You assume that the rich won't be able to take advantage of the tax-shelter and accounting laws that often accompany tax increases. I think that they know the Dems will take care of them. It's those that fall into the middle ground, rich enough to be taxed, not rich enough to afford creative accountants and political connections, who will bear the brunt of the patriotic duty.

Arturius said...

[the peace dividend] Which put a lot of Americans out of work. Housing prices in the Bay Area tumbled as people with formerly secure defense contractor jobs had to compete on the commercial market, but were unsuccessful. Bases closed, putting businesses that had long served soldiers, sailors, airmen, and marines out of business. The "peace dividend" caused a recession. Housing prices did not recover for five years.

The peace dividend most certainly did not cause a recession, at least not the 1990-1991 recession which I assume you are referring to. I’m certain that it had a localized effect in some areas but it wasn’t the cause nationwide. The most immediate causes were the aftershocks of the DJI crash in 1987, the S&L failures which resulted in a constriction of the money supply (sound familiar?) and the oil shock over the Iraq invasion of Kuwait which reduced consumer confidence and is arguably what pushed us into a recession.

halojones-fan said...

My dad sells investments and insurance, and his attitude towards this past election was EXACTLY what Daniel Gross describes--outraged by the incompetence of the Bush-era Republican Party.
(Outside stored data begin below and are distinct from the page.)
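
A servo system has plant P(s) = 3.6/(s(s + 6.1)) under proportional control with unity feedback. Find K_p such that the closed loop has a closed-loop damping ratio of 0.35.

K_p = 21.1

Closed-loop characteristic equation: s² + 6.1s + K_p·3.6 = 0.
So ω_n = √(3.6K_p) and 2ζω_n = 6.1, giving ζ = 6.1/(2√(3.6K_p)).
Setting ζ = 0.35: √(3.6K_p) = 6.1/(2·0.35) = 8.714, so K_p = 75.94/3.6 = 21.1.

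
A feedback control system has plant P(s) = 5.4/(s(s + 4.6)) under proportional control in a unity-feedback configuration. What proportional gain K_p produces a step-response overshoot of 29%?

K_p = 7.29

From %OS = 100·exp(−πζ/√(1−ζ²)) = 29%, ζ = −ln(0.29)/√(π²+ln²(0.29)) = 0.3666.
Characteristic equation s² + 4.6s + 5.4K_p = 0 gives ζ = 4.6/(2√(5.4K_p)).
Setting ζ = 0.3666: √(5.4K_p) = 4.6/(2·0.3666) = 6.274, so K_p = 39.36/5.4 = 7.29.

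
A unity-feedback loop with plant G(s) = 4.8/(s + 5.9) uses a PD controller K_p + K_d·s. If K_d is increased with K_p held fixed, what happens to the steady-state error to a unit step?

K_d affects only the transient (the s-coefficient); the DC loop gain, and hence e_ss, depends only on K_p.

unchanged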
I can certainly understand that attitude--although I'll point out that financial policy is really not the purview of the Executive Branch. And, as I've said before, if you want to rage-vote then you don't just go out and vote Democratic, because that's not a neutral choice. There's no write-in box for "why you chose this candidate". Your vote will be seen as part of a popular mandate for everything that Obama has said up to this point, and as justification for everything he does over the next four years.

El Presidente said...

Wealth doesn't matter--

Power matters.

former law student said...

I mean the 1991-1993 recession, in which California lost 523,000 jobs.

ricpic said...

The only good greed is gummint greed!